Зоя вытаращила глаза от удивления.

– Это что же, получается, Прасковья Машу убила?

– Бес врать не станет. Только это не Прасковья была. Это бес ее рученьками Машку погубил, – прошепелявила старуха.

– И что теперь делать? Как этого беса прогнать? – тихо спросила она, склонившись над матерью.

– Никак ты его не прогонишь, – недовольно ответила старуха, зевнула, широко раскрыв рот, и снова, кряхтя, отвернулась к стене, – сколько кликуш видела, ни одна от беса избавиться не смогла.

Зоя осторожно подошла к дочери и, убедившись, что та уже крепко спит, подхватила ее под руки и уложила обратно в кровать.

***

Три дня после случившегося Прасковья провела в постели. Она лежала на подушке, смотрела в потолок и не шевелилась, словно окончательно превратилась в тряпичную куклу. Мать кормила ее с ложки, переодевала, заплетала ей косы. Но на четвертый день жизнь и сознание вернулись к девушке. Она поднялась с кровати и заправила ее, потом подошла к бабушке и звонко поцеловала ее в дряблую щеку.

– Говорила же, оправится. Что с ней, молодой кобылой, будет? – проворчала старуха.

Зоя вошла в комнату и ахнула, увидев, что дочь, улыбаясь, смотрится в зеркало.

– Алексей еще не приехал? – спросила девушка, как ни в чем не бывало.

– Нет еще. Сегодня обещался, – растерянно ответила мать, прижимая руки к груди и не веря своим глазам.

У нас свадьба послезавтра, а он все еще не приехал! – возмущенно воскликнула Прасковья, – хорош жених!

Девушка строго взглянула на мать и нахмурилась.

– Мам, ты чего на меня уставилась, будто впервые увидела?

Зоя отвела глаза, махнула рукой на Прасковью.

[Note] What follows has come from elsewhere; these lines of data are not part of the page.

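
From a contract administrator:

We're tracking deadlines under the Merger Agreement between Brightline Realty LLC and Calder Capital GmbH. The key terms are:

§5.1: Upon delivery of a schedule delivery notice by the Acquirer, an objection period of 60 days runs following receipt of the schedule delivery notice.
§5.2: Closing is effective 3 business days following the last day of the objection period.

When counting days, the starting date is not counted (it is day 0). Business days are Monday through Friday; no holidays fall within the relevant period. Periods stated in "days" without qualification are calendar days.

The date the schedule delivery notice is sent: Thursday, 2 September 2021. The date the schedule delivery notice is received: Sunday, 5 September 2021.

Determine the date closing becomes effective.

9 November 2021

Adding 60 calendar days to 5 September 2021 gives 4 November 2021, which is the last day of the objection period.
The date closing becomes effective: counting 3 business days from Thursday, 4 November 2021 (Nov 5, Nov 8, Nov 9, skipping weekends) reaches Tuesday, 9 November 2021.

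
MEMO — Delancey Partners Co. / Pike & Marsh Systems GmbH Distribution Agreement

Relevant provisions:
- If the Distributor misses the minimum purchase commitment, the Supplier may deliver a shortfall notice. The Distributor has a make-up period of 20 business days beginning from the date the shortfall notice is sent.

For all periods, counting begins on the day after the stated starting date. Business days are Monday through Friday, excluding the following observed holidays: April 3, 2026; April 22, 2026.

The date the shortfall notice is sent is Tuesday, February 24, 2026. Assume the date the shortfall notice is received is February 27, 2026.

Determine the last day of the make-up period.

March 24, 2026

From Tuesday, February 24, 2026, 20 business days (Feb 25, Feb 26, Feb 27, Mar 2, …, Mar 20, Mar 23, Mar 24, skipping weekends) brings us to Tuesday, March 24, 2026, which is the last day of the make-up period.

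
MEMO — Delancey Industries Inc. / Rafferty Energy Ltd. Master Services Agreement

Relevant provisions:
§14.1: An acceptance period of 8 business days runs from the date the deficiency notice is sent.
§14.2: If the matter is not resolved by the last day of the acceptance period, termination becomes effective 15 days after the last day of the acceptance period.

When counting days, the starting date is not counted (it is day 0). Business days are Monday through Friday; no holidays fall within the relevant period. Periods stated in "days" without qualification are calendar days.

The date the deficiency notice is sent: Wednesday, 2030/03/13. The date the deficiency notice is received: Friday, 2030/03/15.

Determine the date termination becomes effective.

From Wednesday, 2030/03/13, 8 business days (Mar 14, Mar 15, Mar 18, Mar 19, Mar 20, Mar 21, Mar 22, Mar 25, skipping weekends) brings us to Monday, 2030/03/25, which is the last day of the acceptance period.
The date termination becomes effective: 2030/03/25 + 15 days = 2030/04/09.

2030/04/09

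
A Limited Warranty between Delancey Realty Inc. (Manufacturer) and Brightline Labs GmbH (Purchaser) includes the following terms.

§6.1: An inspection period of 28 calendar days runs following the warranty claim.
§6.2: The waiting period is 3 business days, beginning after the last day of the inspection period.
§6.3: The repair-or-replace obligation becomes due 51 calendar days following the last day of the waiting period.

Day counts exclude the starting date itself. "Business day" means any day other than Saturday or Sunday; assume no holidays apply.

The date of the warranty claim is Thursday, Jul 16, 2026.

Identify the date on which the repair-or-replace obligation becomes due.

Oct 8, 2026

The last day of the inspection period: 28 calendar days after Jul 16, 2026 is Aug 13, 2026.
The last day of the waiting period: 3 business days after Thursday, Aug 13, 2026, skipping weekends — Aug 14, Aug 17, Aug 18 — lands on Tuesday, Aug 18, 2026.
The date on which the repair-or-replace obligation becomes due: 51 calendar days after Aug 18, 2026 is Oct 8, 2026.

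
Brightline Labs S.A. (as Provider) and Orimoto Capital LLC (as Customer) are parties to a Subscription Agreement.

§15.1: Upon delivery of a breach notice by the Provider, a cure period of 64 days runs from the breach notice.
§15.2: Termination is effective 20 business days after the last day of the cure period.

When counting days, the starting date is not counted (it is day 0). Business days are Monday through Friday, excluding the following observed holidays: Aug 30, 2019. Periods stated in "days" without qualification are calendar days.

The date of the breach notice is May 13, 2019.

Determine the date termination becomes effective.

Aug 13, 2019

Adding 64 calendar days to May 13, 2019 gives Jul 16, 2019, which is the last day of the cure period.
The date termination becomes effective: 20 business days after Tuesday, Jul 16, 2019, skipping weekends — Jul 17, Jul 18, Jul 19, Jul 22, …, Aug 9, Aug 12, Aug 13 — lands on Tuesday, Aug 13, 2019.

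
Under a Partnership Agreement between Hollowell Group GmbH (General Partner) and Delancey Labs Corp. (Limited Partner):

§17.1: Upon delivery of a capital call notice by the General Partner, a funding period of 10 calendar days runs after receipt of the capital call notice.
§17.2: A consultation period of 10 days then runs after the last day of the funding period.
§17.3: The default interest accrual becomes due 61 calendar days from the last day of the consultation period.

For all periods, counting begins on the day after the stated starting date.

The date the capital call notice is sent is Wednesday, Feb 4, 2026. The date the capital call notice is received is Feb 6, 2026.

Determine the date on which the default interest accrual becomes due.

The last day of the funding period: Feb 6, 2026 + 10 days = Feb 16, 2026.
Adding 10 calendar days to Feb 16, 2026 gives Feb 26, 2026, which is the last day of the consultation period.
The date on which the default interest accrual becomes due: Feb 26, 2026 + 61 days = Apr 28, 2026.

Apr 28, 2026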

– Уж и посмотреть нельзя, что ли? Скоро уедешь от нас с бабушкой. Хоть насмотрюсь на тебя напоследок! – прошептала она.

Прасковья закатила глаза и стянула с себя через голову сорочку. Надев яркое цветастое платье, она выпорхнула на кухню, словно легкая бабочка. Зоя смотрела на то, как дочь, пританцовывая, наливает себе полную чашку молока, и внутри у нее разливалось теплое, приятное спокойствие.

“Может, все обойдется, забудется… Может, ошиблась бабка и нет в Прасковье никакого беса…” – так думала Зоя, неотрывно наблюдая за дочерью.

***

Но той же ночью Зоя проснулась от громкого стука, доносящегося из комнаты Прасковьи.

– Прося, доченька, – сонно позвала она.